PBS' Frontline is running a two-part special this week about the young man in Newtown CT who stole his mother's guns, shot her dead, and proceeded to slaughter a Kindergarten class. The reporters spoke to school officials, friends, and members of the community in an effort to deconstruct his life and figure out why he did what he did.
As a child he had been diagnosed with Asperger's, and those who have children with the condition know that they don't handle changes well. And yet, his life was nothing but changes: his parents divorced, his mother had shuffled him around various schools attempting to find the best "educational fit" for him, and more recently she was talking about selling their house and moving. She also made a huge mistake in taking her son to gun ranges and teaching him how to shoot, in the belief that it would help them bond if they did something they both enjoyed.

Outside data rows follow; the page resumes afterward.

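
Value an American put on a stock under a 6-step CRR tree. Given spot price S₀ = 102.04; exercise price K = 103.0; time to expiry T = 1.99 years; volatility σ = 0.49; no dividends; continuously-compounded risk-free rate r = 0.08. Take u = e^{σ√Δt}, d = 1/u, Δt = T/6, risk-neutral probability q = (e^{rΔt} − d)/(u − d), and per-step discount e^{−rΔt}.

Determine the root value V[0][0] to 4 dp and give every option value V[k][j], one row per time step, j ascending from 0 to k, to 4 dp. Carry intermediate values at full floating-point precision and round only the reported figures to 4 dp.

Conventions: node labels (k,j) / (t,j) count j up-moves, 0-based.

Δt=0.33167, u=1.32604, d=0.75413, q=0.47693, disc=e^(-rΔt)=0.97382
k=6 terminal: V=max(K-S,0) → 84.2310 69.9972 44.9690 0.9600 0.0000 0.0000 0.0000
k=5: j=0 S=24.8883 intr=78.1117 cont=75.4147 V=78.1117[EX]; j=1 S=43.7628 intr=59.2372 cont=56.5402 V=59.2372[EX]; j=2 S=76.9512 intr=26.0488 cont=23.3518 V=26.0488[EX]; j=3 S=135.3086 intr=0.0000 cont=0.4890 V=0.4890[hold]; j=4 S=237.9226 intr=0.0000 cont=0.0000 V=0.0000[hold]; j=5 S=418.3558 intr=0.0000 cont=0.0000 V=0.0000[hold]
k=4: j=0 S=33.0028 intr=69.9972 cont=67.3003 V=69.9972[EX]; j=1 S=58.0310 intr=44.9690 cont=42.2720 V=44.9690[EX]; j=2 S=102.0400 intr=0.9600 cont=13.4956 V=13.4956[hold]; j=3 S=179.4240 intr=0.0000 cont=0.2491 V=0.2491[hold]; j=4 S=315.4937 intr=0.0000 cont=0.0000 V=0.0000[hold]
k=3: j=0 S=43.7628 intr=59.2372 cont=56.5402 V=59.2372[EX]; j=1 S=76.9512 intr=26.0488 cont=29.1739 V=29.1739[hold]; j=2 S=135.3086 intr=0.0000 cont=6.9900 V=6.9900[hold]; j=3 S=237.9226 intr=0.0000 cont=0.1269 V=0.1269[hold]
k=2: j=0 S=58.0310 intr=44.9690 cont=43.7234 V=44.9690[EX]; j=1 S=102.0400 intr=0.9600 cont=18.1068 V=18.1068[hold]; j=2 S=179.4240 intr=0.0000 cont=3.6194 V=3.6194[hold]
k=1: j=0 S=76.9512 intr=26.0488 cont=31.3155 V=31.3155[hold]; j=1 S=135.3086 intr=0.0000 cont=10.9041 V=10.9041[hold]
k=0: j=0 S=102.0400 intr=0.9600 cont=21.0156 V=21.0156[hold]

price = 21.0156
tree:
21.0156
31.3155 10.9041
44.9690 18.1068 3.6194
59.2372 29.1739 6.9900 0.1269
69.9972 44.9690 13.4956 0.2491 0.0000
78.1117 59.2372 26.0488 0.4890 0.0000 0.0000
84.2310 69.9972 44.9690 0.9600 0.0000 0.0000 0.0000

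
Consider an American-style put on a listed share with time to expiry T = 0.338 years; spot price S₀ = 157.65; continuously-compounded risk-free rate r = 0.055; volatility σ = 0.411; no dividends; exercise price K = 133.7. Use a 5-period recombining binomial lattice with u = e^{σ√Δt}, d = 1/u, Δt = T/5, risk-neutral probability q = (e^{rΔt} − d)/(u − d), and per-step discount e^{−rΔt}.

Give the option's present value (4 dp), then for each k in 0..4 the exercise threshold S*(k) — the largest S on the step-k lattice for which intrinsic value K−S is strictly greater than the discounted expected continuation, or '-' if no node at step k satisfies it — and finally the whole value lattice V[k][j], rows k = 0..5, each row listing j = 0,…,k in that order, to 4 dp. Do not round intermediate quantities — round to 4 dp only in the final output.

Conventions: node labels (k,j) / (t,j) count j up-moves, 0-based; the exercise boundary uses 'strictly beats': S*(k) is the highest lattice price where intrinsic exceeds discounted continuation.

params: Δt=0.06760 u=1.11278 d=0.89865 q=0.49071 e^(-rΔt)=0.99629
t_5 payoffs: 41.3046 19.2890 0.0000 0.0000 0.0000 0.0000
t_4: node(4,0) S=102.8156 payoff=30.8844 vs cont=30.3882 → 30.8844 [stop]  node(4,1) S=127.3141 payoff=6.3859 vs cont=9.7873 → 9.7873 [wait]  node(4,2) S=157.6500 payoff=0.0000 vs cont=0.0000 → 0.0000 [wait]  node(4,3) S=195.2142 payoff=0.0000 vs cont=0.0000 → 0.0000 [wait]  node(4,4) S=241.7290 payoff=0.0000 vs cont=0.0000 → 0.0000 [wait]  ⇒ S*(4)=102.8156
t_3: node(3,0) S=114.4110 payoff=19.2890 vs cont=20.4557 → 20.4557 [wait]  node(3,1) S=141.6724 payoff=0.0000 vs cont=4.9661 → 4.9661 [wait]  node(3,2) S=175.4295 payoff=0.0000 vs cont=0.0000 → 0.0000 [wait]  node(3,3) S=217.2301 payoff=0.0000 vs cont=0.0000 → 0.0000 [wait]  ⇒ S*(3)=-
t_2: node(2,0) S=127.3141 payoff=6.3859 vs cont=12.8072 → 12.8072 [wait]  node(2,1) S=157.6500 payoff=0.0000 vs cont=2.5198 → 2.5198 [wait]  node(2,2) S=195.2142 payoff=0.0000 vs cont=0.0000 → 0.0000 [wait]  ⇒ S*(2)=-
t_1: node(1,0) S=141.6724 payoff=0.0000 vs cont=7.7303 → 7.7303 [wait]  node(1,1) S=175.4295 payoff=0.0000 vs cont=1.2786 → 1.2786 [wait]  ⇒ S*(1)=-
t_0: node(0,0) S=157.6500 payoff=0.0000 vs cont=4.5475 → 4.5475 [wait]  ⇒ S*(0)=-

price = 4.5475
boundary = - - - - 102.8156
tree:
4.5475
7.7303 1.2786
12.8072 2.5198 0.0000
20.4557 4.9661 0.0000 0.0000
30.8844 9.7873 0.0000 0.0000 0.0000
41.3046 19.2890 0.0000 0.0000 0.0000 0.0000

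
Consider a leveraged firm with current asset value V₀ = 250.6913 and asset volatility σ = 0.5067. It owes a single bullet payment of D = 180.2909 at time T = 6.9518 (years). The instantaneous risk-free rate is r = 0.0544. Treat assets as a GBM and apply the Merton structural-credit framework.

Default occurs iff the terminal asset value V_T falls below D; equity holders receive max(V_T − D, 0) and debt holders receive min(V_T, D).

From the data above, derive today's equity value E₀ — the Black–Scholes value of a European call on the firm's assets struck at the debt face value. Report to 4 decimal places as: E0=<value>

Apply the equity-as-call identities (strike 180.2909, horizon 6.9518 years):
d₁ = [ln(V₀/D) + (r + σ²/2)T] / (σ√T)
   = [ln(250.6913/180.2909) + (0.0544 + 0.5·0.5067²)·6.9518] / (0.5067·√6.9518)
   = [0.329651 + 1.270597] / 1.335979 = 1.197810
d₂ = d₁ − σ√T = 1.197810 − 1.335979 = -0.138169
N(d₁) = 0.884504,  N(d₂) = 0.445053,  e^(−rT) = 0.685109
E₀ = V₀·N(d₁) − D·e^(−rT)·N(d₂)
   = 250.6913·0.884504 − 180.2909·0.685109·0.445053 = 166.765084

E0=166.7651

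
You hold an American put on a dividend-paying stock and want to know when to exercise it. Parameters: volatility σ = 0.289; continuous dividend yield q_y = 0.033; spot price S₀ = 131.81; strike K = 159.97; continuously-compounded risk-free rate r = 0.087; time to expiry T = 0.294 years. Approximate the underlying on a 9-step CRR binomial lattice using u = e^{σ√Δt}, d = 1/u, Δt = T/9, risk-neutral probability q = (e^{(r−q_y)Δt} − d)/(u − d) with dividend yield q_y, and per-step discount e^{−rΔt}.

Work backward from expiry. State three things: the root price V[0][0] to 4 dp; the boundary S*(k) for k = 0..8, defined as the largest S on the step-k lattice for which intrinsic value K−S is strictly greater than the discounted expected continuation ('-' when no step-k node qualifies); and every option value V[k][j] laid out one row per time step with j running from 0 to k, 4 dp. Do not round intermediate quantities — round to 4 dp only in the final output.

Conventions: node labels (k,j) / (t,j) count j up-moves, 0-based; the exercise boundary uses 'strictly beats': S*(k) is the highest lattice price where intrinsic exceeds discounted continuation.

Δt=0.03267, u=1.05362, d=0.94911, q=0.50384, disc=e^(-rΔt)=0.99716
k=9 terminal: V=max(K-S,0) → 77.5969 68.5261 58.4563 47.2778 34.8682 21.0921 5.7990 0.0000 0.0000 0.0000
k=8: j=0 S=86.7901 intr=73.1799 cont=72.8194 V=73.1799[EX]; j=1 S=96.3473 intr=63.6227 cont=63.2725 V=63.6227[EX]; j=2 S=106.9570 intr=53.0130 cont=52.6742 V=53.0130[EX]; j=3 S=118.7350 intr=41.2350 cont=40.9089 V=41.2350[EX]; j=4 S=131.8100 intr=28.1600 cont=27.8480 V=28.1600[EX]; j=5 S=146.3248 intr=13.6452 cont=13.3489 V=13.6452[EX]; j=6 S=162.4379 intr=0.0000 cont=2.8691 V=2.8691[hold]; j=7 S=180.3255 intr=0.0000 cont=0.0000 V=0.0000[hold]; j=8 S=200.1827 intr=0.0000 cont=0.0000 V=0.0000[hold]  S*(8)=146.3248
k=7: j=0 S=91.4439 intr=68.5261 cont=68.1706 V=68.5261[EX]; j=1 S=101.5137 intr=58.4563 cont=58.1117 V=58.4563[EX]; j=2 S=112.6922 intr=47.2778 cont=46.9452 V=47.2778[EX]; j=3 S=125.1018 intr=34.8682 cont=34.5490 V=34.8682[EX]; j=4 S=138.8779 intr=21.0921 cont=20.7877 V=21.0921[EX]; j=5 S=154.1710 intr=5.7990 cont=8.1925 V=8.1925[hold]; j=6 S=171.1482 intr=0.0000 cont=1.4195 V=1.4195[hold]; j=7 S=189.9948 intr=0.0000 cont=0.0000 V=0.0000[hold]  S*(7)=138.8779
k=6: j=0 S=96.3473 intr=63.6227 cont=63.2725 V=63.6227[EX]; j=1 S=106.9570 intr=53.0130 cont=52.6742 V=53.0130[EX]; j=2 S=118.7350 intr=41.2350 cont=40.9089 V=41.2350[EX]; j=3 S=131.8100 intr=28.1600 cont=27.8480 V=28.1600[EX]; j=4 S=146.3248 intr=13.6452 cont=14.5514 V=14.5514[hold]; j=5 S=162.4379 intr=0.0000 cont=4.7664 V=4.7664[hold]; j=6 S=180.3255 intr=0.0000 cont=0.7023 V=0.7023[hold]  S*(6)=131.8100
k=5: j=0 S=101.5137 intr=58.4563 cont=58.1117 V=58.4563[EX]; j=1 S=112.6922 intr=47.2778 cont=46.9452 V=47.2778[EX]; j=2 S=125.1018 intr=34.8682 cont=34.5490 V=34.8682[EX]; j=3 S=138.8779 intr=21.0921 cont=21.2430 V=21.2430[hold]; j=4 S=154.1710 intr=5.7990 cont=9.5940 V=9.5940[hold]; j=5 S=171.1482 intr=0.0000 cont=2.7111 V=2.7111[hold]  S*(5)=125.1018
k=4: j=0 S=106.9570 intr=53.0130 cont=52.6742 V=53.0130[EX]; j=1 S=118.7350 intr=41.2350 cont=40.9089 V=41.2350[EX]; j=2 S=131.8100 intr=28.1600 cont=27.9238 V=28.1600[EX]; j=3 S=146.3248 intr=13.6452 cont=15.3302 V=15.3302[hold]; j=4 S=162.4379 intr=0.0000 cont=6.1087 V=6.1087[hold]  S*(4)=131.8100
k=3: j=0 S=112.6922 intr=47.2778 cont=46.9452 V=47.2778[EX]; j=1 S=125.1018 intr=34.8682 cont=34.5490 V=34.8682[EX]; j=2 S=138.8779 intr=21.0921 cont=21.6343 V=21.6343[hold]; j=3 S=154.1710 intr=5.7990 cont=10.6538 V=10.6538[hold]  S*(3)=125.1018
k=2: j=0 S=118.7350 intr=41.2350 cont=40.9089 V=41.2350[EX]; j=1 S=131.8100 intr=28.1600 cont=28.1204 V=28.1600[EX]; j=2 S=146.3248 intr=13.6452 cont=16.0562 V=16.0562[hold]  S*(2)=131.8100
k=1: j=0 S=125.1018 intr=34.8682 cont=34.5490 V=34.8682[EX]; j=1 S=138.8779 intr=21.0921 cont=21.9990 V=21.9990[hold]  S*(1)=125.1018
k=0: j=0 S=131.8100 intr=28.1600 cont=28.3037 V=28.3037[hold]  S*(0)=-

price = 28.3037
boundary = - 125.1018 131.8100 125.1018 131.8100 125.1018 131.8100 138.8779 146.3248
tree:
28.3037
34.8682 21.9990
41.2350 28.1600 16.0562
47.2778 34.8682 21.6343 10.6538
53.0130 41.2350 28.1600 15.3302 6.1087
58.4563 47.2778 34.8682 21.2430 9.5940 2.7111
63.6227 53.0130 41.2350 28.1600 14.5514 4.7664 0.7023
68.5261 58.4563 47.2778 34.8682 21.0921 8.1925 1.4195 0.0000
73.1799 63.6227 53.0130 41.2350 28.1600 13.6452 2.8691 0.0000 0.0000
77.5969 68.5261 58.4563 47.2778 34.8682 21.0921 5.7990 0.0000 0.0000 0.0000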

But the biggest question, what made the young man snap and go on a killing spree, remains unanswered and probably always will be, because the two people who could give the clearest answer are dead.
The second story is about a young woman who hung herself while in prison, and died because the guards had been ordered to not intervene. After a relatively normal childhood she was diagnosed with ADHD and a host of other mental disorders, and during her teenage years she had been in juvenile court multiple times for various minor offences. However she didn't fare well in the correctional system (in less than a year she had been transferred 17 times) and developed the habit of harming herself. Eventually she became an expert at hiding pieces of cloth, shoelaces, even shards of glass - anything she could harm herself with - in her body cavities. She had attempted suicide so many times that orders came down to prison staff to not help her unless she stopped breathing, because to do otherwise only enabled her.
The big questions remain. Why was the girl behaving this way in the first place? Why was she so misunderstood by the people in authority and treated as an undesirable, instead of being given the treatment that she desperately needed? How could anyone order the prevention of life-saving procedures? (An inquest revealed that the guards who were assigned to the cell the day the girl died were allegedly being scapegoated by the system.)
Two shattered lives and unnecessary deaths. The root of these particular cases obviously is mental illness that was not addressed appropriately. Why, then, are resources not being made available? A comment from another documentary stuck in my mind: a young man with a rare genetic muscle degenerative disorder said, "So much money is being spent on treatment for people who don't take care of their own bodies, and there's not enough for people like me."
This taboo of mental illness needs to be broken.